Kansas Progress Institute

Ad Astra Per Aspera ~ To the Stars Through Difficulties

Modest Proposal Regarding Oligopolies

Posted on March 25, 2016

By David Burress

It is impossible to reverse oligarchical rule without resurrecting antimonopoly law. Here is a modest proposal:
it should be illegal for any company with over 25% of the revenues in any major national market to acquire or merge or enter into marketing agreements with or acquire patents from any other company with any sales or anticipated sales in that market.
Of course there are 2 difficulties:
1. enforcement
2. defining major markets.


The FTC should have power to define major markets, based on detailed criteria in the law. One criterion should state that all sales belong to at least one major market. It should also have joint enforcement power with DOJ, just as today.

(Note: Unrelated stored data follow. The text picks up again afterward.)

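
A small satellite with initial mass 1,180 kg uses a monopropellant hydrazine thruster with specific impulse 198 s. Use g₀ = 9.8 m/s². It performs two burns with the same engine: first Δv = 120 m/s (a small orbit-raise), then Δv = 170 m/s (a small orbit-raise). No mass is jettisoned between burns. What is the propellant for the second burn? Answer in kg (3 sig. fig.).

v_e = Isp · g₀ = 198 × 9.8 = 1940.4 m/s.
After the first burn: m = 1180 × exp(−120/1940.4) = 1180 × 0.94003 = 1,109.24 kg.
After the second burn: m = 1,109.24 × exp(−170/1940.4) = 1,109.24 × 0.91612 = 1,016.2 kg.
Second-burn propellant = 1,109.24 − 1,016.2 = 93.04 kg.

propellant for the second burn ≈ 93.0 kg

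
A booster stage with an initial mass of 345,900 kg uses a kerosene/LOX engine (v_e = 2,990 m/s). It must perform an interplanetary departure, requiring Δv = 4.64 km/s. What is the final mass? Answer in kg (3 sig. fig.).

final mass ≈ 73300 kg

From the ideal rocket equation, m₀/m_f = exp(Δv / v_e) = exp(4640 / 2990.0) = exp(1.5518) = 4.7201.
m_f = m₀ / 4.7201 = 345,900 / 4.7201 = 73,282.3 kg.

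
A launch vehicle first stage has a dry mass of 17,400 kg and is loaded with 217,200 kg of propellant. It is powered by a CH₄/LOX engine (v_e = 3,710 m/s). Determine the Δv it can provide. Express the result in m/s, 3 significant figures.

Δv ≈ 9650 m/s

m₀ = m_dry + m_prop = 17,400 + 217,200 = 234,600 kg.
Δv = v_e · ln(m₀/m_f) = 3710.0 × ln(13.48) = 3710.0 × 2.6014 ≈ 9651.2 m/s.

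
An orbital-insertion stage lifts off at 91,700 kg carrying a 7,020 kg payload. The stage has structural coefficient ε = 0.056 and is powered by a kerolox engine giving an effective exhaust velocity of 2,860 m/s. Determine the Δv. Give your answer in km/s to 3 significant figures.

Δv ≈ 5.87 km/s

Stage wet mass = m₀ − payload = 91,700 − 7,020 = 84,680 kg.
Stage dry mass = ε × stage wet mass = 0.056 × 84,680 = 4,742.08 kg.
Burnout mass m_f = stage dry + payload = 4,742.08 + 7,020 = 11,762.08 kg.
Rocket equation: Δv = v_e · ln(91,700/11,762.08) = 2860.0 × ln(7.796) = 2860.0 × 2.0536 ≈ 5873 m/s.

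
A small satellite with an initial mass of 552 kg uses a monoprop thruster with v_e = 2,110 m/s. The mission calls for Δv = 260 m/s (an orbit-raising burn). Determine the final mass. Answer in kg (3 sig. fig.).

By the Tsiolkovsky rocket equation, m₀/m_f = exp(Δv / v_e) = exp(260 / 2110.0) = exp(0.1232) = 1.1311.
m_f = m₀ / 1.1311 = 552 / 1.1311 = 488.021 kg.

final mass ≈ 488 kg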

However the FTC won’t get around to it until forced. So the main enforcement should consist in a right of competitors to sue. Moreover if there is no defined major market, the competitor should have first crack at market definition. Moreover, any would-be mergerer that loses a suit should pay all lawyer’s fees plus interest–but not vice versa. That is, the presumption should be against mergers and acquisitions.

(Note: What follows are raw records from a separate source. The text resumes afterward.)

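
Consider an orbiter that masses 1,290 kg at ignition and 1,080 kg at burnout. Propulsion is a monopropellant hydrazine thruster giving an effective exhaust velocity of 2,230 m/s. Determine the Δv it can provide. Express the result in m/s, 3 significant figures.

Δv ≈ 396 m/s

Δv = v_e · ln(m₀/m_f) = 2230.0 × ln(1.194) = 2230.0 × 0.1777 ≈ 396.2 m/s.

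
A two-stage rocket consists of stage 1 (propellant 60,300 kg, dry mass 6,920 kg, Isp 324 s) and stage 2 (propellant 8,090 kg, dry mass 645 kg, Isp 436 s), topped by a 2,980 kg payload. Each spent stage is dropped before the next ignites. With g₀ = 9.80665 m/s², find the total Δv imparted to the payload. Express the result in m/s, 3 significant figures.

Δv ≈ 9600 m/s

Ignition mass of stage 1 = 60,300+6,920 + 8,090+645 + 2,980 = 78,935 kg.
Stage 1: m₀ = 78,935 kg, m_f = 78,935 − 60,300 = 18,635 kg; Δv = 324×9.80665×ln(4.236) = 3177.4×1.4436 ≈ 4587 m/s.
Stage 2: m₀ = 11,715 kg, m_f = 11,715 − 8,090 = 3,625 kg; Δv = 436×9.80665×ln(3.232) = 4275.7×1.1730 ≈ 5015 m/s.
Total Δv = 4587 + 5015 = 9602 m/s.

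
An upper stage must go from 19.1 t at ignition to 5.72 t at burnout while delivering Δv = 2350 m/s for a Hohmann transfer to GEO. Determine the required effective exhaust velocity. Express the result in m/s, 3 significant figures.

ln(m₀/m_f) = ln(19100/5720) = ln(3.339) = 1.2057.
From the ideal rocket equation, v_e = Δv / ln(m₀/m_f) = 2350 / 1.2057 = 1949.0 m/s.

v_e ≈ 1950 m/s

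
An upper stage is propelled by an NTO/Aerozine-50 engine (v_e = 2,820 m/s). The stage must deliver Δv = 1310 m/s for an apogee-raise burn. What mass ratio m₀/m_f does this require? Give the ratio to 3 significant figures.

From the ideal rocket equation, m₀/m_f = exp(Δv / v_e) = exp(1310 / 2820.0) = exp(0.4645) = 1.5913.

mass ratio ≈ 1.59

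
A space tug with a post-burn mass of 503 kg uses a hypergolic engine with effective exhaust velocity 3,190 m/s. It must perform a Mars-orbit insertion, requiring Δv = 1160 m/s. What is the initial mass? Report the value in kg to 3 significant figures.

initial mass ≈ 724 kg

m₀/m_f = exp(Δv / v_e) = exp(1160 / 3190.0) = exp(0.3636) = 1.4386.
m₀ = m_f × 1.4386 = 503 × 1.4386 = 723.616 kg.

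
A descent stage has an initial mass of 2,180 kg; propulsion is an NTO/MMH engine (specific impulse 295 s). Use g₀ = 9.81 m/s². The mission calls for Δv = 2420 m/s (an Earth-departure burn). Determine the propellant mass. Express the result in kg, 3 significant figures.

propellant mass ≈ 1240 kg

v_e = Isp · g₀ = 295 × 9.81 = 2894.0 m/s.
m₀/m_f = exp(Δv / v_e) = exp(2420 / 2894.0) = exp(0.8362) = 2.3076.
m_f = 2,180 / 2.3076 = 944.704 kg, so propellant = m₀ − m_f = 2,180 − 944.704 = 1,235.296 kg.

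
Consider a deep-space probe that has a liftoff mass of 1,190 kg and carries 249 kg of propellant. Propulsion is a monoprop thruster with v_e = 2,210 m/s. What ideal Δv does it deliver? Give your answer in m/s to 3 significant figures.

Δv ≈ 519 m/s

m_f = m₀ − m_prop = 1,190 − 249 = 941 kg.
Rocket equation: Δv = v_e · ln(m₀/m_f) = 2210.0 × ln(1.265) = 2210.0 × 0.2348 ≈ 518.8 m/s.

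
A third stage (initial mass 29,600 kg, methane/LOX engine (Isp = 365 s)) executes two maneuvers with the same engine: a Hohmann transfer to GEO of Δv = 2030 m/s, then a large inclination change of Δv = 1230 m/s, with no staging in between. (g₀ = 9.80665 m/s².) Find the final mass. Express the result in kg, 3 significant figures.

final mass ≈ 11900 kg

v_e = Isp · g₀ = 365 × 9.80665 = 3579.4 m/s.
After the first burn: m = 29600 × exp(−2030/3579.4) = 29600 × 0.56715 = 16,787.6 kg.
After the second burn: m = 16,787.6 × exp(−1230/3579.4) = 16,787.6 × 0.70919 = 11,905.6 kg.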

Granted this will lead to a reduction in incentive for high tech innovators. The most important game plan for high tech startups these days looks like this: invent a new bell or whistle, show proof of concept, then sell it to the most relevant monopolist, who will either suppress it or add it to their offerings and improve their monopoly position. In other words, the foregone incentive is mostly tied to anti-social outcomes. On the other hand there will be an improved inventive to sell to feisty smaller competitors who sharpen competition.


I also grant that patent and intellectual property right (IPR) law for high tech is a mess and that IPRs can’t be enforced without creating a impenetrable thicket of related IPRs, which this proposal would interfere with. I for one am not a fan of existing IPR law. Keep in mind that an IP right is nothing other than a legal monopoly. But sorting that out would require a different, and longer, post.